[e2e] Is a non-TCP solution dead?

David P. Reed dpreed at reed.com
Tue Apr 1 05:47:15 PST 2003


At 12:10 AM 4/1/2003 -0500, davide+e2e at cs.cmu.edu wrote:
>Or, put another way, if one end-system sends 20 related packets
>"in close succession" to another end-system 5 miles away, isn't it
>pretty likely that most of those 20 packets will traverse the same
>sequence of nodes?

Depends on the architecture of the wireless system.   From a theoretical 
viewpoint, focusing the traffic along a narrow path ignores much of the 
information carrying capacity of the space surrounding the 
nodes.   Spreading the information more widely in space has many 
advantages.   In a real RF environment, you want to take advantage of 
multipath, for example, rather than let multipath degrade the whole 
system.   This is done in a limited way with a RAKE receiver today, and 
BLAST-type systems do so tomorrow, and some of the work I'm doing will 
extend that even further.   The key to all of this are emerging "cognitive 
radios" which can be reconfigured very rapidly (per symbol perhaps in the 
limit).



>Don't CPU requirements practically
>limit you to a medium-sized number of simultaneously synchronized
>partners?

I see no logical connection between CPU requirements and the number of 
sensible associations a node actively maintains (synchronized).
How many web pages do I have the options to fetch within 500 
milliseconds?   Not that I *will* fetch, but how many have a non-zero a 
priori probability that I will want to and be able to fetch them?   This 
measure of "associations" leads me to a number on the order of at least one 
million.  The limit seems to be related to the amount of memory that is 
contained in a particular "speed of light" diameter around me.

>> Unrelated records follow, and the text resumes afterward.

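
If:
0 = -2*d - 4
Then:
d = -2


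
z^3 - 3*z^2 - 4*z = z*(z - 4)*(z + 1)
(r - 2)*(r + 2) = r^2 - 4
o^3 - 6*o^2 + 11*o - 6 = (o - 3)*(o - 2)*(o - 1)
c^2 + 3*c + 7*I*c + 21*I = (c + 3)*(c + 7*I)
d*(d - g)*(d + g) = d^3 - d*g^2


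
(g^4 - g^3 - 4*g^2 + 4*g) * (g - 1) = g^5 - 2*g^4 - 3*g^3 + 8*g^2 - 4*g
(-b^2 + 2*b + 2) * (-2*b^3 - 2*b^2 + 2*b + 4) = 2*b^5 - 2*b^4 - 10*b^3 - 4*b^2 + 12*b + 8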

Perhaps your thinking involved a different notion of 
"association".   That's because you have limited your thinking to a 
particular architectural use structure.   The telephony folks of the AIN 
world in the 1970's could never imagine the WWW, except if it were 
concentrated on a single server.   Which is why they thought it appropriate 
to design networks where the calls were individually represented in the 
forwarding nodes of the network, rather than either source routing 
or  hierarchical routing (which made forwarding stateless).  [Networking 
folks still think the WWW is "horribly inefficient".   Efficiency trades 
off against flexibility, and valuing flexibility is hard for some people].

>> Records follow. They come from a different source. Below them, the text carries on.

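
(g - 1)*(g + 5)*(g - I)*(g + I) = g^4 + 4*g^3 - 4*g^2 + 4*g - 5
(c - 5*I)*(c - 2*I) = c^2 - 7*I*c - 10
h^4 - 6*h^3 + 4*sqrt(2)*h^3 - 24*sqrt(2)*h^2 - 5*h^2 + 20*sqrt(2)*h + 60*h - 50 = (h - 5)*(h - 1)*(h - sqrt(2))*(h + 5*sqrt(2))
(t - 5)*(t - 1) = t^2 - 6*t + 5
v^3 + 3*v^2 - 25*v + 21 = (v - 3)*(v - 1)*(v + 7)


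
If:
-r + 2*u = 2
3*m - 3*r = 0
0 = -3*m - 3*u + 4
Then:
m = 2/9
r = 2/9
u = 10/9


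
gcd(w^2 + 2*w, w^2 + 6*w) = w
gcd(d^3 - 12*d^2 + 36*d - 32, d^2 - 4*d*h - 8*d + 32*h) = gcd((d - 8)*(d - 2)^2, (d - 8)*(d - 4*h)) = d - 8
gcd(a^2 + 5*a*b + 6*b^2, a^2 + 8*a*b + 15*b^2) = a + 3*b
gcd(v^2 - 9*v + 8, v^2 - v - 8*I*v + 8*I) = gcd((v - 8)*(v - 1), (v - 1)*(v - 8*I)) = v - 1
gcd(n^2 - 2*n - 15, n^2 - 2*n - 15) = n^2 - 2*n - 15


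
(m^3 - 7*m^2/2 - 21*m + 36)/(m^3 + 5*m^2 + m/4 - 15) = 2*(m - 6)/(2*m + 5)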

>Do we have any experience with architectures
>where each of the 20 packets traverses a *different* sequence of
>nodes?  Would there be much hope of the transmitting end-system
>pacing packets along those 20 independent paths in a reasonable
>way?

In an RF system, congestion control eventually needs to become more 
generalized - dynamic capacity management.   Because depending on the flows 
the capacity of the system will probably vary.   For example, if all 
traffic needs to go to a single "exit point" the total achievable wireless 
capacity will likely be smaller than if the traffic source/destination 
points are more dispersed.

Using the word "paths" to describe wireless traffic seems to me to be a 
conceptual bug or blinder that prevents thinking clearly about wireless 
networks.   It's the same sort of bug that led the telephone network people 
to misunderstand packet networks, because all they thought that mattered 
were long-hold-time, point-to-point, isochronous flows.